Lorsque j’ai vu ce fil de soie jaune, l’eau m’est venue à la bouche. J’ai eu envie de plonger dans cette couleur, de vibrer avec elle. De la voir s’étaler, entrer en moi.
Lorsque j’ai vu ce fil de lin brut datant de 1920, j’ai pensé à une meule de paille, à celle que j’avais photographiée un an auparavant; à celle des débuts de la photographie avec Taylor et The Pencil of Nature; à celle de Van Gogh; à celles de Millet et j’ai vu la forme universelle. La nature, la récolte, le temps.
Je travaille avec la sensualité comme l’entend Rohtko
« La sensualité se situe hors de l’objectif comme du subjectif. Elle est l’instrument ultime auquel nous devons d’abord rapporter toutes nos notions, qu’elles soient abstraites ou qu’elles soient le fruit d’une expérience directe ou de quelques références détournées à une expérience. La sensualité est notre indice de la réalité. » La réalité de l’artiste, Rothko
Peu importe la forme abstraite ou figurative. Il n’y a plus pour moi de différence. Ce qui est ici en jeu est le réveil de l’âme, de l’émotivité, de la sensation. Que l’on y entre par une couleur, une perspective ou un objet, c’est ce voyage qui m’intéresse. Non pas un voyage personnel, mais un voyage universel qui ramène à la vie, au mouvement, au temps. Et c’est avec le mouvement de la couture, le reflet du fil, la couleur inégale des tissus teints avec les plantes que je travaille ces notions. J’étudie les peintres, les sculpteurs. Ce qu’ils ont écrit, ce qu’ils ont confié sur le plein, le vide, la couleur. Que ce soit Fabienne Verdier qui peint l’élan vital, François Cheng qui parle des calligraphes chinois et du souffle, Rembrandt qui fut un des premiers à prendre le modèle comme sujet de sa peinture, c’est à dire à entrer plus intimement en relation avec le spectateur, Bill Viola qui malaxe le temps/mouvement ou des artistes hindous pour les rapports de couleurs, les indiens d’Amérique pour leurs tissages.

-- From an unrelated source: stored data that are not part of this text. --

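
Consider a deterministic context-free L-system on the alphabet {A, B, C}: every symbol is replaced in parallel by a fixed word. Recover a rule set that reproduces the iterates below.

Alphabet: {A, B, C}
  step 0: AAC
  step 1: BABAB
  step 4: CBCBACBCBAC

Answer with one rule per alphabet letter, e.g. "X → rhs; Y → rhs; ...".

A->BA, B->C, C->B

  step 0 ⇒ step 1: AAC ⇒ BA·BA·B
    A ↦ BA
    C ↦ B
    B ↦ C  (constrained at step 1)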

L’écho de ce travail est aussi le temps. L’image d’Epinal de la jeune fille brodant à la lumière de la fenêtre, regardant l’automne arriver est là. Forcément, avec la broderie. Le temps qui passe. La question du temps sera la base de mon travail inscrit dans le médium même. Cela me permettra d’installer la notion de méditation et celle de l’instant bref, par un phénomène de contraste grâce à un motif précis comme le verre cassé ou la meule de paille dans le vent ou des aplats de couleur qui nous relient au ni temps, ni espace.
La couleur prend de plus en plus d’importance dans ce travail. Elle participe au choc esthétique que je veux créer. Par contraste, par proximité, mais aussi, depuis peu, par son rapport au vivant. Je teinte les tissus avec des plantes tinctoriales. Ainsi j’établis un pont avec la nature. Les couleurs deviennent indéfinissables. Les bruns sont vert marron calcinés foncés, les jaunes sont d’or moutarde rouille ocre à la fois. Surtout, elles respirent.
Et à ce mouvement indéfini, à cette teinte aléatoire, j’associe la direction du fil nette, précise et structurée. Un travail ancré et libre à la fois, un travail terrien et rêveur, qui parle à l’âme, aux pieds et à l’esprit.